Whisky chewed my office shoes.

Let’s back up – whisky is the 1.5 year old golden retriever my wife adopted, nursed to health and considers a daughter. I am not a animal person, but I don’t mind dogs either (as long as I don’t have to take care of them, clean up after them etc.) so, it’s generally pat them, rub their belly and generally ignore them. Oh, yes, one more thing – I can shout at her and if necessary wield the slipper when she misbehaves, without flinching and actually mean it. My wife is the “good cop”, you see and I am happily hen-pecked, so apparently, this makes me the boss of the household whenever the wife does not like doing something. 

I am posted in Itanagar, Arunachal Pradesh as a government functionary which means, we have to attend official parties and such. We went out last evening and I made the fundamental mistake of leaving my official shoes beside the sofa as I was in a hurry. This article would not have happened if I had just remembered to put away the damned shoes on the shoe rack, but such is fate, especially that of my readers.

So, we got back and found my office shoes literally in tatters. The damned dog is teething and this is the second pair of shoes which she has chewed to bits, despite being provided with enough chew toys to drown in.

She obviously needed to be “disciplined” or the behaviour might continue. But despite my anger and frustration, I couldn’t quite bring myself to do much more than shout at her (she promptly disappeared under the bed!) and make excuses – she had her shots recently and was running a slight fever. Also, I disliked being the “bad cop” all the time.

So, what about disciplining her in order to ensure correct behaviour in the future.

More to the point, what would I have done if this was my kid, instead of a “damned dog”?

We don’t have children yet. Most of my friends have kids in pre-school, if not in middle school already. One of the reasons I told myself, was financial instability. Belonging to a generation which has undergone self-funded education abroad, the effects of recession and extremely strong though fluctuating career growth; marriage and a traditional social life was a much deferred choice till my early thirties. Children, considered a natural progression in a typical social milieu, literally scared my pants off.

Blessed with a wonderful and supportive partner, however I overcame a lot of my fears. And getting a dog was the recommended alternative to becoming a parent. And, so I became a father figure to an adolescent furry teenager who has repeated a bad behavioural trait.

This is not where I shine. In fact, I am literally close to blowing out a fuse.

My parents were great adherents of “spare the rod, spoil the child” and “discipline”. Not just them, but the entire damned family were worshippers of Marquis De Sade when it came to education and discipline.
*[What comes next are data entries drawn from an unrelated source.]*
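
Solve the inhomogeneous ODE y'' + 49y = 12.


Homogeneous part: r² + 49 = 0 ⇒ r = ±7i, so y_h = C₁cos(7x) + C₂sin(7x).
Try constant y_p = A; plug in: 49A = 12 ⇒ A = 12/49.
General solution: y = C₁cos(7x) + C₂sin(7x) + 12/49.


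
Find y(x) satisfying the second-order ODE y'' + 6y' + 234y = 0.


Characteristic equation: r² + 6r + 234 = 0.
Discriminant is negative; roots r = -3 ± 15i (complex conjugate pair).
General solution uses e^(α x)(C₁ cos(β x) + C₂ sin(β x)): y = e^(-3x)(C₁cos(15x) + C₂sin(15x)).


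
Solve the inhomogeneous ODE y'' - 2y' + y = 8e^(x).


Characteristic polynomial (r - 1)² = 0; repeated root r = 1.
y_h = (C₁ + C₂x)e^(x). Forcing matches the repeated root (resonance), so try y_p = Ax² e^(x).
Substitute and solve for A: 2A = 8, so A = 4.
General solution: y = (C₁ + C₂x + 4x²)e^(x).


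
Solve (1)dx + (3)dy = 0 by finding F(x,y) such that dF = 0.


Check exactness: ∂M/∂y = 0 and ∂N/∂x = 0; equal, so the equation is exact.
Integrate M with respect to x (treating y as constant): ∫M dx = x + h(y).
Differentiate w.r.t. y and set equal to N: the x-dependent terms already match, leaving h'(y) = 3. Integrate: h(y) = 3y.
So F(x,y) = x + 3y.
General solution: x + 3y = C.


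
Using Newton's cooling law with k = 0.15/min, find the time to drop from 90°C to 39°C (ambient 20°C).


From T(t) = T_a + (T₀ - T_a)e^(-kt), set T(t) = 39:
(39 - 20) / (90 - 20) = e^(-0.15t), so t = -ln(0.271)/0.15 ≈ 8.7 minutes.


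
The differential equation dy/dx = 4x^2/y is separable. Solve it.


Separate variables: y dy = 4x^2 dx.
Integrate both sides: y²/2 = (4/3)x^3 + C₀.
Multiply by 2: y² = (8/3)x^3 + C.


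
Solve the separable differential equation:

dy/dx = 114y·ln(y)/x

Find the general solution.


Separate: dy/[y ln(y)] = 114 dx/x.
Substitute u = ln(y): du/u = 114 dx/x.
Integrate: ln|ln(y)| = 114ln|x| + C₀, hence ln(y) = C·x^114.


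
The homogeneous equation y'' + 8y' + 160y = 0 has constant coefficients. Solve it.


Characteristic equation: r² + 8r + 160 = 0.
Discriminant is negative; roots r = -4 ± 12i (complex conjugate pair).
General solution uses e^(α x)(C₁ cos(β x) + C₂ sin(β x)): y = e^(-4x)(C₁cos(12x) + C₂sin(12x)).


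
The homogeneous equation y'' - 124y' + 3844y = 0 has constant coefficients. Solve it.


Characteristic equation: r² - 124r + 3844 = 0, i.e. (r - 62)² = 0.
Repeated root r = 62; include an x factor for the second linearly independent solution.
General solution: y = (C₁ + C₂x)e^(62x).


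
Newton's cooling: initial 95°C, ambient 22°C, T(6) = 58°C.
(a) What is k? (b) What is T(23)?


Newton's law: T(t) = T_a + (T₀ - T_a)e^(-kt).
(a) Use T(6) = 58: (58 - 22)/(95 - 22) = e^(-k·6), so k = -ln(0.493)/6 ≈ 0.1178.
(b) Apply k to t = 23: T(23) = 22 + (73)e^(-2.710) ≈ 26.9°C.


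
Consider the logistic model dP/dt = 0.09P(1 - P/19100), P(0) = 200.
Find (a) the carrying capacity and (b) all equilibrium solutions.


Logistic ODE dP/dt = 0.09P(1 - P/19100) has equilibria where dP/dt = 0, i.e. P = 0 or P = 19100.
The coefficient (1 - P/K) = 0 when P = K, identifying K = 19100 as the carrying capacity.
(a) K = 19100; (b) equilibria P = 0 and P = 19100.


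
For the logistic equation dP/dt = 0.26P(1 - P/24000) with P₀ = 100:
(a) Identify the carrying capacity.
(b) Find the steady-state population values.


Logistic ODE dP/dt = 0.26P(1 - P/24000) has equilibria where dP/dt = 0, i.e. P = 0 or P = 24000.
The coefficient (1 - P/K) = 0 when P = K, identifying K = 24000 as the carrying capacity.
(a) K = 24000; (b) equilibria P = 0 and P = 24000.


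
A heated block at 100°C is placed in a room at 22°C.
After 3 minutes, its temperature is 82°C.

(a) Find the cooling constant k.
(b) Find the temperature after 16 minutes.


Newton's law: T(t) = T_a + (T₀ - T_a)e^(-kt).
(a) Use T(3) = 82: (82 - 22)/(100 - 22) = e^(-k·3), so k = -ln(0.769)/3 ≈ 0.0875.
(b) Apply k to t = 16: T(16) = 22 + (78)e^(-1.399) ≈ 41.2°C.


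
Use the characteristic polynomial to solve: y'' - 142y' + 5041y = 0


Characteristic equation: r² - 142r + 5041 = 0, i.e. (r - 71)² = 0.
Repeated root r = 71; include an x factor for the second linearly independent solution.
General solution: y = (C₁ + C₂x)e^(71x).


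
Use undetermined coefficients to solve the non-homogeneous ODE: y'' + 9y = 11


Homogeneous part: r² + 9 = 0 ⇒ r = ±3i, so y_h = C₁cos(3x) + C₂sin(3x).
Try constant y_p = A; plug in: 9A = 11 ⇒ A = 11/9.
General solution: y = C₁cos(3x) + C₂sin(3x) + 11/9.


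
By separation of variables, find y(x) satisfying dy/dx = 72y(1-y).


Separate: dy/[y(1-y)] = 72 dx.
Partial fractions: 1/[y(1-y)] = 1/y + 1/(1-y).
Integrate: ln|y/(1-y)| = 72x + C₀.
Solve for y: y = 1/(1 + Ce^(-72x)).


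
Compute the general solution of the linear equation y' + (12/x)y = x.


P(x) = 12/x ⇒ μ = x^12.
(x^12 y)' = x^13 ⇒ x^12 y = x^14/(14) + C.
Solve for y: y = (1/14)x^2 + C/x^12.


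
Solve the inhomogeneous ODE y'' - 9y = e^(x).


Characteristic roots of r² - 9 = 0 are -3, 3.
y_h = C₁e^(-3x) + C₂e^(3x).
Forcing exponent 1 is not a characteristic root; try y_p = Ae^(x).
Substitute: A·(1 + (0)·1 + (-9)) = A·-8 = 1, so A = -1/8.
General solution: y = C₁e^(-3x) + C₂e^(3x) - (1/8)e^(x).


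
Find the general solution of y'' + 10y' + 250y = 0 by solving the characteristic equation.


Characteristic equation: r² + 10r + 250 = 0.
Discriminant is negative; roots r = -5 ± 15i (complex conjugate pair).
General solution uses e^(α x)(C₁ cos(β x) + C₂ sin(β x)): y = e^(-5x)(C₁cos(15x) + C₂sin(15x)).


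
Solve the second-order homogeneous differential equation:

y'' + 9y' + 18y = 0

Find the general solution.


Characteristic equation: r² + 9r + 18 = 0.
Factor: (r + 3)(r + 6) = 0 ⇒ r = -3, -6 (distinct real).
General solution: y = C₁e^(-3x) + C₂e^(-6x).


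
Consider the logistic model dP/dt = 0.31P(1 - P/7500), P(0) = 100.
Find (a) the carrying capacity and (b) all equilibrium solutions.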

Cousins abroad wouldn’t believe us when we traded stories of growing up and it was much, much later that I personally realized that, our parents had been unintentionally brutal in certain aspects of child-rearing.
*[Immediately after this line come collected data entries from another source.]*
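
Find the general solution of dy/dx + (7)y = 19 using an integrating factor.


P(x) = 7, Q(x) = 19; integrating factor μ = e^(7x).
(μ y)' = 19e^(7x) ⇒ μ y = (19/7)e^(7x) + C.
Divide by μ: y = 19/7 + Ce^(-7x).


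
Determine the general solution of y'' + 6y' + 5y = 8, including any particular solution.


Characteristic roots of r² + 6r + 5 = 0 are -1, -5.
y_h = C₁e^(-x) + C₂e^(-5x).
Constant forcing; try y_p = A. Then 5A = 8 ⇒ A = 8/5.
General solution: y = C₁e^(-x) + C₂e^(-5x) + 8/5.


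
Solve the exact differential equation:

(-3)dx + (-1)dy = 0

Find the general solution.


Check exactness: ∂M/∂y = 0 and ∂N/∂x = 0; equal, so the equation is exact.
Integrate M with respect to x (treating y as constant): ∫M dx = -3x + h(y).
Differentiate w.r.t. y and set equal to N: the x-dependent terms already match, leaving h'(y) = -1. Integrate: h(y) = -y.
So F(x,y) = -3x - y.
General solution: -3x - y = C.


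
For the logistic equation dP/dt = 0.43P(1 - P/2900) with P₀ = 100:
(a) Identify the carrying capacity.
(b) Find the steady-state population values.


Logistic ODE dP/dt = 0.43P(1 - P/2900) has equilibria where dP/dt = 0, i.e. P = 0 or P = 2900.
The coefficient (1 - P/K) = 0 when P = K, identifying K = 2900 as the carrying capacity.
(a) K = 2900; (b) equilibria P = 0 and P = 2900.


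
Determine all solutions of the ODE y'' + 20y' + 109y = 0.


Characteristic equation: r² + 20r + 109 = 0.
Discriminant is negative; roots r = -10 ± 3i (complex conjugate pair).
General solution uses e^(α x)(C₁ cos(β x) + C₂ sin(β x)): y = e^(-10x)(C₁cos(3x) + C₂sin(3x)).


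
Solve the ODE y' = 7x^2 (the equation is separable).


Integrate both sides with respect to x: y = ∫ 7x^2 dx = (7/3)x^3 + C.


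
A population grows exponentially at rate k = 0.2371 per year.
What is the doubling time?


Exponential growth: P(t) = P₀ e^(0.2371t). Set P(t)/P₀ = 2: e^(0.2371t) = 2.
Solve: t = ln(2)/0.2371 ≈ 2.92 years.


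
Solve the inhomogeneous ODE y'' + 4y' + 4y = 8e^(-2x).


Characteristic polynomial (r + 2)² = 0; repeated root r = -2.
y_h = (C₁ + C₂x)e^(-2x). Forcing matches the repeated root (resonance), so try y_p = Ax² e^(-2x).
Substitute and solve for A: 2A = 8, so A = 4.
General solution: y = (C₁ + C₂x + 4x²)e^(-2x).


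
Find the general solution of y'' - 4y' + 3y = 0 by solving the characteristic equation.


Characteristic equation: r² - 4r + 3 = 0.
Factor: (r - 3)(r - 1) = 0 ⇒ r = 3, 1 (distinct real).
General solution: y = C₁e^(3x) + C₂e^(x).


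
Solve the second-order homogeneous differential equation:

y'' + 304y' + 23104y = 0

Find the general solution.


Characteristic equation: r² + 304r + 23104 = 0, i.e. (r + 152)² = 0.
Repeated root r = -152; include an x factor for the second linearly independent solution.
General solution: y = (C₁ + C₂x)e^(-152x).


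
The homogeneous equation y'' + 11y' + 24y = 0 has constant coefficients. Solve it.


Characteristic equation: r² + 11r + 24 = 0.
Factor: (r + 8)(r + 3) = 0 ⇒ r = -8, -3 (distinct real).
General solution: y = C₁e^(-8x) + C₂e^(-3x).


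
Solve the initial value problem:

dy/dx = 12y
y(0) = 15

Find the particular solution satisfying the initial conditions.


General solution of y' = 12y is y = Ce^(12x).
Apply y(0) = 15: C = 15.
Particular solution: y = 15e^(12x).


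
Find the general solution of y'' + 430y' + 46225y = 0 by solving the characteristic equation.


Characteristic equation: r² + 430r + 46225 = 0, i.e. (r + 215)² = 0.
Repeated root r = -215; include an x factor for the second linearly independent solution.
General solution: y = (C₁ + C₂x)e^(-215x).


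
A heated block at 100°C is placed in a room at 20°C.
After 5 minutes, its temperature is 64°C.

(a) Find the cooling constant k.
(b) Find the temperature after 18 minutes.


Newton's law: T(t) = T_a + (T₀ - T_a)e^(-kt).
(a) Use T(5) = 64: (64 - 20)/(100 - 20) = e^(-k·5), so k = -ln(0.550)/5 ≈ 0.1196.
(b) Apply k to t = 18: T(18) = 20 + (80)e^(-2.152) ≈ 29.3°C.


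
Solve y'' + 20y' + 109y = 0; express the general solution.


Characteristic equation: r² + 20r + 109 = 0.
Discriminant is negative; roots r = -10 ± 3i (complex conjugate pair).
General solution uses e^(α x)(C₁ cos(β x) + C₂ sin(β x)): y = e^(-10x)(C₁cos(3x) + C₂sin(3x)).


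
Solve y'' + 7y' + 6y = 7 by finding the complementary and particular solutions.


Characteristic roots of r² + 7r + 6 = 0 are -1, -6.
y_h = C₁e^(-x) + C₂e^(-6x).
Constant forcing; try y_p = A. Then 6A = 7 ⇒ A = 7/6.
General solution: y = C₁e^(-x) + C₂e^(-6x) + 7/6.


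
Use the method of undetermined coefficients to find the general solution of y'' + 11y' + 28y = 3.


Characteristic roots of r² + 11r + 28 = 0 are -4, -7.
y_h = C₁e^(-4x) + C₂e^(-7x).
Constant forcing; try y_p = A. Then 28A = 3 ⇒ A = 3/28.
General solution: y = C₁e^(-4x) + C₂e^(-7x) + 3/28.


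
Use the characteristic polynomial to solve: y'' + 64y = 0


Characteristic equation: r² + 64 = 0.
Discriminant is negative; roots r = 0 ± 8i (complex conjugate pair).
General solution uses e^(α x)(C₁ cos(β x) + C₂ sin(β x)): y = C₁cos(8x) + C₂sin(8x).


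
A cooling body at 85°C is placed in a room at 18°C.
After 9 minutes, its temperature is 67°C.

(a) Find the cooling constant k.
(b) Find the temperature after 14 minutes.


Newton's law: T(t) = T_a + (T₀ - T_a)e^(-kt).
(a) Use T(9) = 67: (67 - 18)/(85 - 18) = e^(-k·9), so k = -ln(0.731)/9 ≈ 0.0348.
(b) Apply k to t = 14: T(14) = 18 + (67)e^(-0.487) ≈ 59.2°C.


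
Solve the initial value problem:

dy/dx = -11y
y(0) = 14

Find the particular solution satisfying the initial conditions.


General solution of y' = -11y is y = Ce^(-11x).
Apply y(0) = 14: C = 14.
Particular solution: y = 14e^(-11x).


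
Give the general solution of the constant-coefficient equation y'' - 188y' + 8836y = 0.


Characteristic equation: r² - 188r + 8836 = 0, i.e. (r - 94)² = 0.
Repeated root r = 94; include an x factor for the second linearly independent solution.
General solution: y = (C₁ + C₂x)e^(94x).


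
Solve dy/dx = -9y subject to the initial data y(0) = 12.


General solution of y' = -9y is y = Ce^(-9x).
Apply y(0) = 12: C = 12.
Particular solution: y = 12e^(-9x).


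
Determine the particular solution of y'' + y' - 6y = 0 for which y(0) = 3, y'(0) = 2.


Characteristic roots of r² + r - 6 = 0 are -3, 2.
General solution y = c₁ e^(-3x) + c₂ e^(2x).
Apply y(0) = 3: c₁ + c₂ = 3. Apply y'(0) = 2: -3 c₁ + 2 c₂ = 2.
Solve: c₁ = 4/5, c₂ = 11/5.
Particular solution: y = (4/5)e^(-3x) + (11/5)e^(2x).


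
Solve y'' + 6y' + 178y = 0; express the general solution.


Characteristic equation: r² + 6r + 178 = 0.
Discriminant is negative; roots r = -3 ± 13i (complex conjugate pair).
General solution uses e^(α x)(C₁ cos(β x) + C₂ sin(β x)): y = e^(-3x)(C₁cos(13x) + C₂sin(13x)).


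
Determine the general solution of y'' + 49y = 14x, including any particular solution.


Homogeneous: r² + 49 = 0 ⇒ r = ±7i, y_h = C₁cos(7x) + C₂sin(7x).
Polynomial forcing; try y_p = Ax + B. Then y_p'' + 49 y_p = 49(Ax + B) = 14x, so B = 0 and A = 2/7.
General solution: y = C₁cos(7x) + C₂sin(7x) + (2/7)x.


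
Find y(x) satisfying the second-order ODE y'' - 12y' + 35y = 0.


Characteristic equation: r² - 12r + 35 = 0.
Factor: (r - 7)(r - 5) = 0 ⇒ r = 7, 5 (distinct real).
General solution: y = C₁e^(7x) + C₂e^(5x).


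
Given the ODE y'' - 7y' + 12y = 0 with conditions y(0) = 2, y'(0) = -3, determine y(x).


Characteristic roots of r² - 7r + 12 = 0 are 3, 4.
General solution y = c₁ e^(3x) + c₂ e^(4x).
Apply y(0) = 2: c₁ + c₂ = 2. Apply y'(0) = -3: 3 c₁ + 4 c₂ = -3.
Solve: c₁ = 11, c₂ = -9.
Particular solution: y = 11e^(3x) - 9e^(4x).


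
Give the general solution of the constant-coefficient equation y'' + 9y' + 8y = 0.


Characteristic equation: r² + 9r + 8 = 0.
Factor: (r + 8)(r + 1) = 0 ⇒ r = -8, -1 (distinct real).
General solution: y = C₁e^(-8x) + C₂e^(-x).


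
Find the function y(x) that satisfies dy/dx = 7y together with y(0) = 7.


General solution of y' = 7y is y = Ce^(7x).
Apply y(0) = 7: C = 7.
Particular solution: y = 7e^(7x).


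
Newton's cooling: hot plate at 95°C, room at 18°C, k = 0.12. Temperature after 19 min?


Newton's law: dT/dt = -k(T - T_a) has solution T(t) = T_a + (T₀ - T_a)e^(-kt).
Plug in T_a = 18, T₀ = 95, k = 0.12, t = 19: T(19) = 18 + (77)e^(-2.28) ≈ 25.9°C.


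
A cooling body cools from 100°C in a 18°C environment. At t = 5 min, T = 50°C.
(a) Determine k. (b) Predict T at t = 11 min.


Newton's law: T(t) = T_a + (T₀ - T_a)e^(-kt).
(a) Use T(5) = 50: (50 - 18)/(100 - 18) = e^(-k·5), so k = -ln(0.390)/5 ≈ 0.1882.
(b) Apply k to t = 11: T(11) = 18 + (82)e^(-2.070) ≈ 28.3°C.


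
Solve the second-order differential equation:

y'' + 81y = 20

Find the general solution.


Homogeneous part: r² + 81 = 0 ⇒ r = ±9i, so y_h = C₁cos(9x) + C₂sin(9x).
Try constant y_p = A; plug in: 81A = 20 ⇒ A = 20/81.
General solution: y = C₁cos(9x) + C₂sin(9x) + 20/81.


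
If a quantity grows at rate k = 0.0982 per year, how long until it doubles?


Exponential growth: P(t) = P₀ e^(0.0982t). Set P(t)/P₀ = 2: e^(0.0982t) = 2.
Solve: t = ln(2)/0.0982 ≈ 7.06 years.


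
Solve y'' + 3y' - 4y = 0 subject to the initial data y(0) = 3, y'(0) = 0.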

But as my dad stolidly maintains, “it was all for your own good”.

True – they produced over-achievers who were literally fearless and didn’t know how to give up. Stubborn to a fault, aggressive and capable children with by-products of depression, failure-anxiety, rage-driven at times and more. Sometimes, parents would animate their own frustrations on their children and this is especially true of Indian parents, creating clones of themselves perhaps. As another uncle puts it, “you kids got nothing on what we received.” And child is indeed, the father of the man.

It’s hard to say exactly if they were in the right to discipline us the way they were themselves. Somewhere, this cycle has to stop, any reasonable person would conclude.

But where exactly is the line? Between ineffectual parenting and brutalizing.

India is the land of over-achievers. Despite Amir Khan’s life-affirming movies, millions of parents, rich or poor, insist on discipline as the right way of “moulding” their children. Without discipline, children are ruined, they claim and are proved right, as well. The road-wrecks of well-meaning parents lie as eye-catching debris in a land where the sheer population ensures that moral science is a joke class and success defined by social worth or career growth.

To the rest of their social circle, my parents are damned successful – they have done their jobs well indeed. And now, the “eyes” are on me with my furry daughter.

So, who teaches us parenting and discipline? Our parents? Who taught them?

Whisky has received two light whacks from the chewed shoe from wifey and I am currently refusing to pet her – she is literally in the doghouse.

I am not ready for kids.

Or in commonspeak, “Dawg, shit be unreal!”